Acórdão nº 1930/05.9TTPRT.P1.S1 de Supremo Tribunal de Justiça (Portugal), 29 de Outubro de 2014

Magistrado ResponsávelFERNANDES DA SILVA
Data da Resolução29 de Outubro de 2014
EmissorSupremo Tribunal de Justiça (Portugal)

Acordam na Secção Social do Supremo Tribunal de Justiça: I.

  1. AA, com os sinais dos Autos, intentou no Tribunal do Trabalho do Porto, em 17.11.2005, acção declarativa, com processo comum, emergente de contrato de trabalho, contra a sociedade «BB, S.A.», pedindo, a final, a condenação desta no pagamento das importâncias discriminadas, relativas, além do mais, a indemnização por antiguidade, indemnização por danos não patrimoniais, férias e subsídio de férias, com juros de mora vencidos e vincendos.

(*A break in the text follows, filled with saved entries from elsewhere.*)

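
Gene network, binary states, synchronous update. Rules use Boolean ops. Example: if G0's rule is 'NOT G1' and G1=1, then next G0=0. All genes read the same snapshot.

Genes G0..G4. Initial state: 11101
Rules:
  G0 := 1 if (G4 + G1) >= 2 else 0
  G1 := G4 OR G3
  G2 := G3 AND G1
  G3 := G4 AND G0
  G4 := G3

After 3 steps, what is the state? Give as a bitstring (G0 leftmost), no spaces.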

    Alegou para o efeito, em síntese útil, que, tendo sido admitido ao serviço pela antecessora da Ré, em Fevereiro de 1990, e havendo ascendido a director de restaurante três anos antes da propositura da acção, passou a ser ostracizado e vexado quando regressou ao serviço após um período de ausência por doença grave, com baixa médica.

    Foi-lhe comunicada a transferência para outro restaurante, o que implicava folgas rotativas, horário de trabalho incerto e longa distância da sua residência, sem quaisquer subsídios para transporte, nem pagamento de horas extraordinárias, folgas, dias feriados e fins-de-semana.

    Foi neste contexto que o A. resolveu o contrato, assistindo-lhe justa causa.

    A Ré contestou, aduzindo, em resumo, não ter praticado as violações que o A. lhe imputou, sendo que a transferência, que se deu em virtude do encerramento do estabelecimento, por motivo que não lhe é imputável, se enquadra na mobilidade geográfica, não tendo o A. sofrido prejuízo sério.

    Pediu, por sua vez, em reconvenção, a condenação do A. no pagamento da importância (€ 1.461,47) correspondente à falta de aviso prévio.

    O A. respondeu.

    Condensada, instruída e discutida a causa, proferiu-se finalmente sentença que julgou a acção improcedente e procedente a reconvenção, com a consequente absolvição da R. dos pedidos contra si deduzidos e com reconhecimento do …direito à compensação dos créditos salariais devidos pela R. ao A. com o valor da indemnização devida pelo A. à Ré pela falta de aviso prévio, compensação essa já operada pela Ré.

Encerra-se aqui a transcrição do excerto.